The respondent added $18,640.21 to William P. Adams’ income for 1922 on account of depreciation sustained and allowed on the property which was burned in 1922 and replaced in 1922 and 1923. The petitioners say the addition was in error and base their contention upon section 202 (d) (2) of the Revenue Act of 1921 and the Board’s decisions in Pelican Bay Lumber Co., 9 B. T. A. 1024; aff'd.; 31 Fed. (2d) 15, and Piedmont-Mount Airy Guano Co., 3 B. T. A. 1009; while the respondent justifies his action under our decision in Joseph L. B. Alexander et al., 13 B. T. A. 1169. The last cited case, however, does not involve an involuntary conversion, but deals with the question of income to a lessor by the erection of buildings on the leased land. Both the cases cited by the petitioner do, however, deal with the question of gain from involuntary conversion. In the decision of the Circuit Court of Appeals, above referred to, the court said:

* * * Manifestly Congress considered an excess of insurance over original cost as a gain and in case of reinvestment a portion of this gain, which otherwise would be taxable as such, is offset by the authorized deduction. In the instant case the entire amount of the insurance collected was reinvested and hence the Commissioner taxed no gain against the appellant.

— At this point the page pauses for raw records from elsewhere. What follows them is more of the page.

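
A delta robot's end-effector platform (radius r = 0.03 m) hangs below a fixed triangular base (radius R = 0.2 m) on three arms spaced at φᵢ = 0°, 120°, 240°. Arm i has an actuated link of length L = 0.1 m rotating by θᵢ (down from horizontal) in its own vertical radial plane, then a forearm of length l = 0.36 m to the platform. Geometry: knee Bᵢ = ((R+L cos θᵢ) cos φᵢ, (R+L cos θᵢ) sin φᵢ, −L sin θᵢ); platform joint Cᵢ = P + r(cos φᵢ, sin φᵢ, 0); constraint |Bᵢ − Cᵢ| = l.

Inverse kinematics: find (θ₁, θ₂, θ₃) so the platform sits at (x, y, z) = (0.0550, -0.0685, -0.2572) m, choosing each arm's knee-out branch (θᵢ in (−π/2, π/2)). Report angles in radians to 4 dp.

θ₁ = -0.2618, θ₂ = 0.9601, θ₃ = -0.0003

rotate P by −φ1: (0.0550, -0.0685, -0.2572)
  e−x'=0.1150;  (l²−L²−(e−x')²−y'²−z²)/2L = 0.1777
  √(A²+B²)=0.2817;  θ1 = -1.1503+0.8885 ≈ -0.2618
arm 2 (φ=120.0°): x'=-0.0868, y'=-0.0134
  A=0.2568, B=-0.2572, C=(l²−L²−A²−y'²−z²)/(2L)=-0.0634
  γ=atan2(-0.2572,0.2568)=-0.7861;  ψ=arccos(-0.1746)=1.7462;  θ2=γ+ψ≈0.9601
rotate P by −φ3: (0.0318, 0.0819, -0.2572)
  e−x'=0.1382;  (l²−L²−(e−x')²−y'²−z²)/2L = 0.1383
  θ3 = atan2(B,A) + arccos(C/0.2920) = -0.0003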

*501In tbat case the taxpayer was claiming a loss because it rebuilt its plant after a fire at a much larger cost than the insurance money received. In computing the loss the taxpayer deducted from the total cost of the new factory the accrued depreciation on the old plant, the salvage and the insurance received. The Commissioner of Internal Revenue required the taxpayer to capitalize the difference between the cost of the new mill and the amount of the insurance. This Board approved that determination and the Board’s decision was affirmed by the Circuit Court of Appeals.

The facts of this proceeding are that William P. Adams, the owner of the property, leased it to the partnership, the terms of the lease being that the partnership would return the property at the end of the lease in the same condition as at the beginning. The lease made the partnership liable for the replacement of the buildings. They insured the buildings, a fire occurred, insurance was collected and reinvested in new buildings. If we consider that the purpose of Congress was to withdraw property used to replace involuntarily converted property from the scope of the Revenue Act, making it not subject to gain or loss, where, as here, the entire amount received was reinvested, we must hold that William P. Adams did not realize a gain in the amount of depreciation allowed on the building which was burned. We do consider that to have been the purpose of Congress and we so hold.

Judgment will be entered v/nder Rule 50.